Наутро он не захотел вставать с постели. Утреннюю службу отменили. Прямо в постели он напился и заснул. Его разбудили, он кое-как отслужил. А когда возвратился домой, услышал о разгроме немецких войск на Волге.
Проханов долго стоял в неподвижной позе. Очень долго. Было ощущение, что его прибили к стене гвоздями. Его мутило, ему не хватало воздуха, ему казалось, что он горел жарким пламенем. И все-таки, собрав все силы, он выпрямился, сделал шаг, другой и вдруг в беспамятстве рухнул на мягкий ковер.
Болезнь длилась больше месяца. Он бредил, выкрикивал страшные слова, уговаривал кого-то упасть, причем, то просил его ласково, то вдруг кричал диким голосом. Но еще чаще Проханов повторял фамилию Никифорова.
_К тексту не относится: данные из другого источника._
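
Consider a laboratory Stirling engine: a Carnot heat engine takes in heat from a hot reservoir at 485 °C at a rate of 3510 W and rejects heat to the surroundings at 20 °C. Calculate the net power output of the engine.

T_H = 485 °C → 485 + 273.15 = 758.15 K.
T_C = 20 °C → 20 + 273.15 = 293.15 K.
Since the cycle is reversible, η = 1 − T_C/T_H = 1 − 293.15/758.15 = 0.6133.
W = η·Q_H = 0.6133 × 3510 = 2153 W.

Ẇ ≈ 2153 W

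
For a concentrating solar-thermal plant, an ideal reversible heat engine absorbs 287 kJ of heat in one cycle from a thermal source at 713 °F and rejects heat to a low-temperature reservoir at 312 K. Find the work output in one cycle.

T_H = 713 °F → (713 − 32) × 5/9 = 378.33 °C = 651.48 K.
For a reversible engine, η = 1 − T_C/T_H = 1 − 312.00/651.48 = 0.5211.
W = η·Q_H = 0.5211 × 287 = 149.6 kJ.

W ≈ 149.6 kJ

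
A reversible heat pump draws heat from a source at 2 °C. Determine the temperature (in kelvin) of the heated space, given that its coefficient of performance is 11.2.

T_H ≈ 302.1 K

T_C = 2 °C → 2 + 273.15 = 275.15 K.
COP_HP = T_H/(T_H − T_C) ⇒ T_H = T_C·COP_HP/(COP_HP − 1) = 275.15 × 11.2/(11.2 − 1) = 302.1 K.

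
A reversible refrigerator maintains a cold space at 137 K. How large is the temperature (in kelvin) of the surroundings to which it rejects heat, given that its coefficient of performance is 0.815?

COP_R = T_C/(T_H − T_C) ⇒ T_H = T_C·(1 + 1/COP_R) = 137.00 × (1 + 1/0.815) = 305 K.

T_H ≈ 305 K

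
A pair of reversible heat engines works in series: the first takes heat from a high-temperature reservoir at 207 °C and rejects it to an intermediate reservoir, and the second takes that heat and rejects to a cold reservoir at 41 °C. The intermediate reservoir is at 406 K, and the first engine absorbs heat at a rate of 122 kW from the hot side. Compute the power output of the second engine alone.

T_H = 207 °C → 207 + 273.15 = 480.15 K.
T_C = 41 °C → 41 + 273.15 = 314.15 K.
Heat entering the second stage: Q_m = Q_H·(T_m/T_H) = 122 × 406.00/480.15 = 103.2 kW.
Second-stage efficiency η₂ = 1 − T_C/T_m = 1 − 314.15/406.00 = 0.2262, so W₂ = η₂·Q_m = 23.34 kW.

Ẇ₂ ≈ 23.34 kW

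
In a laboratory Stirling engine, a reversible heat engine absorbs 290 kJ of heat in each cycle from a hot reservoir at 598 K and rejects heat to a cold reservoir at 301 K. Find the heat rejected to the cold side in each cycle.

Carnot efficiency: η = 1 − T_C/T_H = 1 − 301.00/598.00 = 0.4967.
For a reversible cycle Q_C/Q_H = T_C/T_H, so Q_C = 290 × 301.00/598.00 = 146.0 kJ.

Q_C ≈ 146.0 kJ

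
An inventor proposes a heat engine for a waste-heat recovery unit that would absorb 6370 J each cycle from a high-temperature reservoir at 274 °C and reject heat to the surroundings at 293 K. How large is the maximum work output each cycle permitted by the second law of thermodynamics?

T_H = 274 °C → 274 + 273.15 = 547.15 K.
The upper bound on efficiency is η_max = 1 − T_C/T_H = 1 − 293.00/547.15 = 0.4645.
W_max = η_max · Q_H = 0.4645 × 6370 = 2959 J.

W_max ≈ 2959 J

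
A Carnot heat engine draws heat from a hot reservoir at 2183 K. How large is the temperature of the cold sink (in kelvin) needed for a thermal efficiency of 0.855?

From η = 1 − T_C/T_H, T_C = T_H·(1 − η) = 2183.00 × (1 − 0.855) = 317 K.

T_C ≈ 317 K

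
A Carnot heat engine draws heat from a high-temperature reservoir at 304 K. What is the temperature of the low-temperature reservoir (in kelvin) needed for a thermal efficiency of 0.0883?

T_C ≈ 277 K

From η = 1 − T_C/T_H, T_C = T_H·(1 − η) = 304.00 × (1 − 0.0883) = 277 K.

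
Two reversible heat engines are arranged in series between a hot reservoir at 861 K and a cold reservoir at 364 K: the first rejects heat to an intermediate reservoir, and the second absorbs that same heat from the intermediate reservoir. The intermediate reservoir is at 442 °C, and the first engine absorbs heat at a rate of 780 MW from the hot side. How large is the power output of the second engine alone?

T_m = 442 °C → 442 + 273.15 = 715.15 K.
Heat entering the second stage: Q_m = Q_H·(T_m/T_H) = 780 × 715.15/861.00 = 648 MW.
Second-stage efficiency η₂ = 1 − T_C/T_m = 1 − 364.00/715.15 = 0.4910, so W₂ = η₂·Q_m = 318 MW.

Ẇ₂ ≈ 318 MW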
Многие считали, что священник рехнулся, только церковный конюх уверенно сказал, когда услышал бред больного:
— Поднимется. Такие всегда поднимаются.
Заменить заболевшего приехал сам протоиерей Кутаков. Он аккуратно служил, крестил, отпевал, но делал все как-то механически, совсем не так, как их петровский настоятель, — живо, напористо, то с гневом, то вдруг в печаль ударится.
Не таков был Кутаков. От проповедей он категорически отказался, а от службы по-«убиенному германскому воинству» ускользнул. Уехал куда-то.
Когда Проханов поднялся, у них состоялся долгий и откровенный разговор. Оба они плакали. На прощанье Кутаков сказал:
— Прощай, Василий. Не Забывай нашего с тобой разговора. Только родная земля исцелит от недуга…
Утром Кутаков уехал к себе, а вскоре до Петровска дошел слух — протоиерей Кутаков скончался.